Lorsque l’on arrivera à parler au chauffeur de taxi du 93 comme à l’ouvrier de la ruralité, alors on aura trouvé une piste.

Là aussi, on se confronte à une sociologie loin de l’idéalisation que l’on se fait parfois des classes moyennes et populaires lorsque l’on est militant de gauche : un chauffeur de taxi de la banlieue, c’est quelqu’un qui veut vivre une vie normale, qui ne veut pas être surtaxé, qui aime juste pouvoir faire son boulot convenablement, et qui n’a pas forcément des rêves révolutionnaires.
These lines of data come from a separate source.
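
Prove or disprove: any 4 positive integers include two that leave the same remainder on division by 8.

Try 4 consecutive integers, 9, 10, 11, 12. Their remainders mod 8 are 1, 2, 3, 4 — pairwise different, as any 4 ≤ 8 consecutive integers have distinct residues.
Hence this collection has no pair with equal remainders mod 8, disproving the claim.

No; for instance {9, 10, 11, 12} is a counterexample.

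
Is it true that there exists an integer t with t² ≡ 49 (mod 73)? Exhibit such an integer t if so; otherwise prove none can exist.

t = 7

Take t = 7. Then 7² = 49, and since 0 ≤ 49 < 73 this is already reduced: 7² ≡ 49 (mod 73).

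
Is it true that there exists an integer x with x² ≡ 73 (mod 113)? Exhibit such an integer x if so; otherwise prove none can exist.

There is no such integer.

Apply Euler's criterion with the prime 113: 73 is a quadratic residue iff 73^56 ≡ 1 (mod 113), and a non-residue iff it is ≡ −1.
Repeated squaring mod 113: 73^2 = 5329 ≡ 18; 73^4 ≡ 18² = 324 ≡ 98; 73^8 ≡ 98² = 9604 ≡ 112; 73^16 ≡ 112² = 12544 ≡ 1; 73^32 ≡ 1² = 1 ≡ 1.
Since 56 = 32 + 16 + 8, 73^56 ≡ 1 · 1 · 112; multiplying out mod 113: 1·1 = 1 ≡ 1, then 1·112 = 112 ≡ 112. Thus 73^56 ≡ 112 ≡ −1 (mod 113).
The value −1 means 73 is a non-residue modulo 113, so x² ≡ 73 (mod 113) is impossible.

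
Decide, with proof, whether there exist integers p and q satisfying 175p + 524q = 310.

p = 406, q = -135

175 and 524 are coprime, so 175p + 524q ranges over all of ℤ.
Euclidean algorithm: 524 = 2·175 + 174, 175 = 1·174 + 1, 174 = 174·1 + 0.
Back-substituting, 1 = 175 − 1·174 = 175 − (524 − 2·175) = −524 + 3·175; that is, 175·3 + 524·(-1) = 1.
Multiplying through by 310: p = 3·310 = 930, q = (-1)·310 = -310 is a solution.
The general solution is p = 930 + 524k, q = -310 − 175k; taking k = -1 gives the smaller pair p = 406, q = -135.
Check: 175·406 + 524·(-135) = 71050 − 70740 = 310. ✓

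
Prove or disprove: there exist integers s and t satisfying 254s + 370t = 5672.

gcd(254, 370) = 2, and 2 divides 5672, so integer solutions exist.
Dividing through by 2 reduces the equation to 127s + 185t = 2836.
Run the Euclidean algorithm on 185 and 127: 185 = 1·127 + 58, 127 = 2·58 + 11, 58 = 5·11 + 3, 11 = 3·3 + 2, 3 = 1·2 + 1, 2 = 2·1 + 0.
Working back up the chain: 1 = 3 − 1·2 = 3 − (11 − 3·3) = −11 + 4·3 = −11 + 4·(58 − 5·11) = 4·58 − 21·11 = 4·58 − 21·(127 − 2·58) = −21·127 + 46·58 = −21·127 + 46·(185 − 1·127) = 46·185 − 67·127. So 127·(-67) + 185·46 = 1.
Scaling by 2836 gives the particular solution (s, t) = (-190012, 130456).
Shifting by a multiple of (185, −127) keeps it a solution: s = -190012 + 1028·185 = 168, t = 130456 − 1028·127 = -100.
Indeed 254·168 + 370·(-100) = 42672 − 37000 = 5672.

s = 168, t = -100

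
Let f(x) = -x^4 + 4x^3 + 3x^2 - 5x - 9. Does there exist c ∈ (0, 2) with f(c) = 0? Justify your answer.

Yes, such a c exists.

f(0) = -9 and f(2) = 9, which have opposite signs.
f is continuous everywhere (it is a polynomial), in particular on [0, 2].
By the Intermediate Value Theorem, f takes the value 0 somewhere in the open interval.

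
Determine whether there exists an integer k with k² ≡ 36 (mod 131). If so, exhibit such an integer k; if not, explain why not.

k = 125

k = 125 works: 125² = 15625, and 15625 − 36 = 15589 = 119·131.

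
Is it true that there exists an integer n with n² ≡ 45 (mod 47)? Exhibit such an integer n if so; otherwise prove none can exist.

Apply Euler's criterion with the prime 47: 45 is a quadratic residue iff 45^23 ≡ 1 (mod 47), and a non-residue iff it is ≡ −1.
Repeated squaring mod 47: 45^2 = 2025 ≡ 4; 45^4 ≡ 4² = 16 ≡ 16; 45^8 ≡ 16² = 256 ≡ 21; 45^16 ≡ 21² = 441 ≡ 18.
Since 23 = 16 + 4 + 2 + 1, 45^23 ≡ 18 · 16 · 4 · 45; multiplying out mod 47: 18·16 = 288 ≡ 6, then 6·4 = 24 ≡ 24, then 24·45 = 1080 ≡ 46. Thus 45^23 ≡ 46 ≡ −1 (mod 47).
By Euler's criterion 45 is a quadratic non-residue mod 47: no n satisfies n² ≡ 45 (mod 47).

There is no such integer.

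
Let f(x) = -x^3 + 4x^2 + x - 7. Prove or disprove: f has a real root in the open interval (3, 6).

Such a root exists.

f(3) = 5 and f(6) = -73, which have opposite signs.
Since f is a polynomial it is continuous on [3, 6].
By the Intermediate Value Theorem f must vanish at some point of (3, 6).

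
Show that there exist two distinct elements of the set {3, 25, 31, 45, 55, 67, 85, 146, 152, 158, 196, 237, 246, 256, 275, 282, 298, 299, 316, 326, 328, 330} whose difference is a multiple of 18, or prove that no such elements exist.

3 and 237 are such a pair.

Both 3 and 237 leave remainder 3 on division by 18; their difference 234 = 13·18 is a multiple of 18.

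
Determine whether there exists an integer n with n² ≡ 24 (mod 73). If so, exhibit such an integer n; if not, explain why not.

n = 30

Take n = 30. Then 30² = 900 = 12·73 + 24, so 30² ≡ 24 (mod 73).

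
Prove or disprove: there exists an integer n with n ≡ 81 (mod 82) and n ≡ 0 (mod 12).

Both moduli are multiples of 2 = gcd(82, 12), so any solution would satisfy n ≡ 81 and n ≡ 0 modulo 2 simultaneously.
These are incompatible: 81 − 0 = 81 is not divisible by 2.
Hence the system has no solution.

No such integer exists.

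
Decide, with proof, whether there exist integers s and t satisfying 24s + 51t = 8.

Both 24 and 51 are divisible by gcd(24, 51) = 3, hence so is any combination 24s + 51t.
But 8 = 3·2 + 2, so 3 ∤ 8.
Therefore 24s + 51t = 8 has no solution in integers.

No such integers exist.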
Lorsque l’on aura trouvé ce point d’équilibre, lorsque l’on arrivera à parler au chauffeur de taxi du 93 comme à l’ouvrier de la ruralité, alors on aura trouvé une piste.

LVSL – Au-delà de ces questions électorales, en termes de formation comme de participation directe à la politique, comment les populations de ces territoires pourraient-elles s’engager davantage dans la vie politique ?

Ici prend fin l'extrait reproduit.